A lot of people probably wish they could replicate the moves of famous activist investors like Carl Icahn, Bill Ackman and Daniel Loeb, fund managers who have achieved high returns by rattling the cages of corporate CEOs and boardroom members to change strategies and “focus on shareholder value.” Global X recently launched an ETF to give retail investors the ability to do just that. The Global X Guru Activist Index ETF (ACTX) gives investors access to 50 of the top equity holdings that are targets of major activist investors, without having to pay the 2 and 20 fee structure of a hedge fund. ACTX charges 75 basis points. The fund uses publicly available information from 13F and 13D filings. Top holdings include Halliburton, Microsoft and CBRE Group.

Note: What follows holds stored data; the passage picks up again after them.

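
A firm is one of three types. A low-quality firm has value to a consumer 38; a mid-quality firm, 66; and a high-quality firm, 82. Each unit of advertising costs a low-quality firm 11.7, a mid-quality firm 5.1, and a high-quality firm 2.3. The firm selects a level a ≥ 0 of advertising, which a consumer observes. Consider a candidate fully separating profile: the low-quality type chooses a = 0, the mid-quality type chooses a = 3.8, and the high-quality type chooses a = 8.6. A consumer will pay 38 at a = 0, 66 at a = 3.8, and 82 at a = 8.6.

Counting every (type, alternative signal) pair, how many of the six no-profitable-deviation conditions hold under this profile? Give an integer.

High-quality (own payoff 82 − 2.3×8.6 = 62.22): to a=0 gives 38 → no gain ✓; to a=3.8 gives 66 − 2.3×3.8 = 57.26 → no gain ✓.
Low-quality (own payoff 38): to a=3.8 gives 66 − 11.7×3.8 = 21.54 → no gain ✓; to a=8.6 gives 82 − 11.7×8.6 = -18.62 → no gain ✓.
Mid-quality (own payoff 66 − 5.1×3.8 = 46.62): to a=0 gives 38 → no gain ✓; to a=8.6 gives 82 − 5.1×8.6 = 38.14 → no gain ✓.
6 of the 6 constraints hold; this profile is a separating equilibrium.

6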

Barclays' is considering selling off its U.S. wealth management business, according to Fox Business. The publication learned that brokers at the firm are being told by their managers a sale could come soon. Barclays' America, which purchased the brokerage unit from Lehman Brothers following its bankruptcy, has seen a wave of departures in recent years. A spokeswoman for Barclays' Americas wouldn’t deny the possible move.
Some people may be getting the message about the looming “retirement crisis.” In a quarterly analysis of retirement savings accounts, Fidelity reported that the average IRA balance was $94,100 at the end of the first quarter, a new record high for the firm and up 5 percent from the previous quarter. More than 1 million workers increased their contribution rate to 401(k)s in the quarter. Since the first quarter 2014, 23 percent of employees increased their 401(k) contribution rates, a record increase for Fidelity.
While millionaires feel like they're in a rat race and can't ever seem to get ahead, those with less net worth care more about their health and that of their spouse than their finances. According to a new Spectrem Group study of non-millionaire households (those with at least $100,000 in net worth), 63 percent are more focused on health than money. Those with less in the bank also worry more about their future and whether they'll wind up in an old-age home, while millionaires are more worried about their children's or grandchildren's finances. Forty percent also worry about the potential that they or their spouse could lose their job and how they're going to afford college for their children.